I’ve harnessed so much stress over the fact that I haven’t followed the more well-known trans narrative. I wore dresses as a kid and didn’t have much of a problem with it. I like dangly earrings and pastel colors. I treasure parts of my femininity. I haven’t always felt as though I was in the “wrong” body– at least not until secondary sex characteristics came along and became all I could think about. Distress over my sex and gender clashing gradually came to my attention– it was less of a crispy, “a-ha!” moment and more of a subtle crescendo of awakening.

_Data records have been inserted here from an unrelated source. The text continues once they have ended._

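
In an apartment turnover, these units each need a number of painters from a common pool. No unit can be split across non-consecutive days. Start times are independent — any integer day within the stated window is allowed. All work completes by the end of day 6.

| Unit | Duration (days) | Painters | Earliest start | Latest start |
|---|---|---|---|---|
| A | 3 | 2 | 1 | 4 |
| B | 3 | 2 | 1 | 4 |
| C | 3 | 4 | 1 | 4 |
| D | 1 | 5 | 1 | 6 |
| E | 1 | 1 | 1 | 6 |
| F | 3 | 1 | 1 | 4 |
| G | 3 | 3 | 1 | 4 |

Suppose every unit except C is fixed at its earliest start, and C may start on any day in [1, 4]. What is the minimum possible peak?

14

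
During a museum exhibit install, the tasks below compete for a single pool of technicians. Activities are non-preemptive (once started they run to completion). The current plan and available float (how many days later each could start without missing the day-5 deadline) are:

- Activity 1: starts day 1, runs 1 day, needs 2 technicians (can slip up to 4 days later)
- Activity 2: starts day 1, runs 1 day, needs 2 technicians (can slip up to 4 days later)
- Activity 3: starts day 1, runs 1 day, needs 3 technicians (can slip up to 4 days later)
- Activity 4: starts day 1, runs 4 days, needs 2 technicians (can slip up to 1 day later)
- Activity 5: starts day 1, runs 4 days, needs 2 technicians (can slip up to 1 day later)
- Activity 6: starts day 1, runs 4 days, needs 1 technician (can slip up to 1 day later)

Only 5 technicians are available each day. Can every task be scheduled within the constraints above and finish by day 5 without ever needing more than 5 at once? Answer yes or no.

no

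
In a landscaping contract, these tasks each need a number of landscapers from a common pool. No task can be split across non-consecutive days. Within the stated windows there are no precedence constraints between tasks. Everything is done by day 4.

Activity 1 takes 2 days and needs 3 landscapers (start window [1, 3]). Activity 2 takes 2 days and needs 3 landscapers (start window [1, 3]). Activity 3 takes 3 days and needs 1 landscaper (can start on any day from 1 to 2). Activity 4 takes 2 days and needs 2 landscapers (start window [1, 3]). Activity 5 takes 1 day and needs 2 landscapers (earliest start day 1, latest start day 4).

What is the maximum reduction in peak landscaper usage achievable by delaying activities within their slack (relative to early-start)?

Early-start peak: d1:11  d2:9  d3:1  d4:0 ⇒ 11.
Leveled (Activity 1@1, Activity 2@3, Activity 3@1, Activity 4@1, Activity 5@3): d1:6  d2:6  d3:6  d4:3 ⇒ 6.
Reduction 11 − 6 = 5.

5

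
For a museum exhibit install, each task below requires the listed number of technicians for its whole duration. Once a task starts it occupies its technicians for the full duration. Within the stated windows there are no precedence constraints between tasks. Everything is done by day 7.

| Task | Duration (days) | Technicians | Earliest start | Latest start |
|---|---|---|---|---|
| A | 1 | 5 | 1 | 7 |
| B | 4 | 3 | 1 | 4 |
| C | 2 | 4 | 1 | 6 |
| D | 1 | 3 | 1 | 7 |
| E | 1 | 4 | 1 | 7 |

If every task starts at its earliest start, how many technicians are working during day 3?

At early start, day 3 has: B.
Demand: 3 = 3.

3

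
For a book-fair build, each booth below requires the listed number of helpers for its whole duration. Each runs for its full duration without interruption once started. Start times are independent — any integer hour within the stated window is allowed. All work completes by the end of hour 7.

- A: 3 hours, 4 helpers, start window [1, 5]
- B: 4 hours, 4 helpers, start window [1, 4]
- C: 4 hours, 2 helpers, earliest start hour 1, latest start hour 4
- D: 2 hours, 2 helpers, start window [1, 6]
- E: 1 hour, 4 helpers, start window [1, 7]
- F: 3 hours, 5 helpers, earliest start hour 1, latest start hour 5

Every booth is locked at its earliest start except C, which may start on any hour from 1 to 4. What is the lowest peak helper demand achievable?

C@1: h1:21  h2:17  h3:15  h4:6  h5:0  h6:0  h7:0 → peak 21
C@2: h1:19  h2:17  h3:15  h4:6  h5:2  h6:0  h7:0 → peak 19
C@3: h1:19  h2:15  h3:15  h4:6  h5:2  h6:2  h7:0 → peak 19
C@4: h1:19  h2:15  h3:13  h4:6  h5:2  h6:2  h7:2 → peak 19
Best is C@2, peak 19.

19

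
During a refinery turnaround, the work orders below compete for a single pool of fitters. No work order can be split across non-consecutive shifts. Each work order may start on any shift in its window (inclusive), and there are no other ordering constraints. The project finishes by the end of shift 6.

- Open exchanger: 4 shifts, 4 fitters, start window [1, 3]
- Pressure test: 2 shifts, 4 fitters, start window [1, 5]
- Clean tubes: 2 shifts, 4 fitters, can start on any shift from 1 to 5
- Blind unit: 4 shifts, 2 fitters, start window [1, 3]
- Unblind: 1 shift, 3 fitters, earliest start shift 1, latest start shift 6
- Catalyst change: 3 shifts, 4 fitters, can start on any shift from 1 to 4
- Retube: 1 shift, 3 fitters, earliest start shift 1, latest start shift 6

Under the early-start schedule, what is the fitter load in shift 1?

24

At early start, shift 1 has: Open exchanger, Pressure test, Clean tubes, Blind unit, Unblind, Catalyst change, Retube.
Demand: 4 + 4 + 4 + 2 + 3 + 4 + 3 = 24.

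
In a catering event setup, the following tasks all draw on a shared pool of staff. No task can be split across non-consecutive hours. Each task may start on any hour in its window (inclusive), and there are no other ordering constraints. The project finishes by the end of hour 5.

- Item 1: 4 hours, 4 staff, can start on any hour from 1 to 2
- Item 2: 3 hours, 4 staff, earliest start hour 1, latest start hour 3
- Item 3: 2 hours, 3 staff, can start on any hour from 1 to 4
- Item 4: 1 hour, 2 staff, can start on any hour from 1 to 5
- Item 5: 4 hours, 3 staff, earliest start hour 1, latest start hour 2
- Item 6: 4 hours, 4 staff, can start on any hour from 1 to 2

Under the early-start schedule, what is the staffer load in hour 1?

20

At early start, hour 1 has: Item 1, Item 2, Item 3, Item 4, Item 5, Item 6.
Demand: 4 + 4 + 3 + 2 + 3 + 4 = 20.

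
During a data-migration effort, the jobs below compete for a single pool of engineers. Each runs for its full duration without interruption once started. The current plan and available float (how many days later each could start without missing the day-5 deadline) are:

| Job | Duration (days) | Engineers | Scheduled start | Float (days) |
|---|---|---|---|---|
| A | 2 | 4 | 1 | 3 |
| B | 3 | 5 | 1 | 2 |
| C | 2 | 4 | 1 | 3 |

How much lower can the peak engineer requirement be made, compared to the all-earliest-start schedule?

5

Early-start peak: d1:13  d2:13  d3:5  d4:0  d5:0 ⇒ 13.
Leveled (A@1, B@3, C@1): d1:8  d2:8  d3:5  d4:5  d5:5 ⇒ 8.
Reduction 13 − 8 = 5.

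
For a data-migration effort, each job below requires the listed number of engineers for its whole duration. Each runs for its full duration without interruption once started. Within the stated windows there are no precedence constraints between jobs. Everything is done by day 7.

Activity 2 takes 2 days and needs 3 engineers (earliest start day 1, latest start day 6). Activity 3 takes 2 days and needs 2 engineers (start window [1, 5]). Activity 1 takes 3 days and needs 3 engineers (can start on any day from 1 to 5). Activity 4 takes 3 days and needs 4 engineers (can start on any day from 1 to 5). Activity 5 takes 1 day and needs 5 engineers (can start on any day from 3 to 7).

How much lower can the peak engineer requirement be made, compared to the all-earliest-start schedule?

6

Early-start peak: d1:12  d2:12  d3:12  d4:0  d5:0  d6:0  d7:0 ⇒ 12.
Leveled (Activity 2@1, Activity 3@3, Activity 1@1, Activity 4@4, Activity 5@7): d1:6  d2:6  d3:5  d4:6  d5:4  d6:4  d7:5 ⇒ 6.
Reduction 12 − 6 = 6.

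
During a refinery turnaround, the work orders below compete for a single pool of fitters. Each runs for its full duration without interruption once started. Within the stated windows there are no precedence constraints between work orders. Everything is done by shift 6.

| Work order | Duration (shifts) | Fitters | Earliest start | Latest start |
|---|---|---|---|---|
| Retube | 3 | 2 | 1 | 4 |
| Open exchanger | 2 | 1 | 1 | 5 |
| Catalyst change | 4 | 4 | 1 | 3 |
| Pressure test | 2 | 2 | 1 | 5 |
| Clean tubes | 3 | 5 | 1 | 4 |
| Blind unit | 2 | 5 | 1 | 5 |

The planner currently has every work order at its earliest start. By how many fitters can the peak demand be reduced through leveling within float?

9

Early-start peak: s1:19  s2:19  s3:11  s4:4  s5:0  s6:0 ⇒ 19.
Leveled (Retube@1, Open exchanger@1, Catalyst change@1, Pressure test@1, Clean tubes@4, Blind unit@5): s1:9  s2:9  s3:6  s4:9  s5:10  s6:10 ⇒ 10.
Reduction 19 − 10 = 9.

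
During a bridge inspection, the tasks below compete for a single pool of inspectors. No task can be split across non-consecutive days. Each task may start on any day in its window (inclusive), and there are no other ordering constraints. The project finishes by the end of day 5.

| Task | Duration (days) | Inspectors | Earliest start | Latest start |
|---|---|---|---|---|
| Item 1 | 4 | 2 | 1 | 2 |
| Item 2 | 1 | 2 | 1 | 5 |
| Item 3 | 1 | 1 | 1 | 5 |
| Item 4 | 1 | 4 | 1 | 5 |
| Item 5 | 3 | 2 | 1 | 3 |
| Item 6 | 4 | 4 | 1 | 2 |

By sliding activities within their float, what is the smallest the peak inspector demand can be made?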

It involved zooming in on myself and asking, “Is this who I want to be, or is this just who I’ve been told to be?” I discovered my gender and identity in bits and pieces, started to validate my inner truths, and reroute the ways I was showing up in my life accordingly.
Despite patient consideration and plenty of hours talking it through in therapy, traces of doubt were still running through my veins as I was being put under for top surgery. And yet, somehow, choosing to go forward with that surgery was the best decision I ever made. Proof that my intuition could be trusted to guide me to a happier place. A weight off of my chest, a relief that’s minimized by any attempt to put it into words. Some things can not be known until they are put into action.
I think the words “non-binary” and “trans” resonate with me. I think I want to start on T. I’m dipping my toes in, seeking out trans YouTubers that share pieces of their stories, reading books by queer authors, searching for representation of what mirrors my experiences, talking to people, and staying curious. My story doesn’t have a ribbon tied around it– it’s messy, confusing, frustrating, scary. Transformative times ask for so many big and small leaps of faith. I am grateful to now feel safe enough to give myself the space to explore new territory– the space I had deserved all along.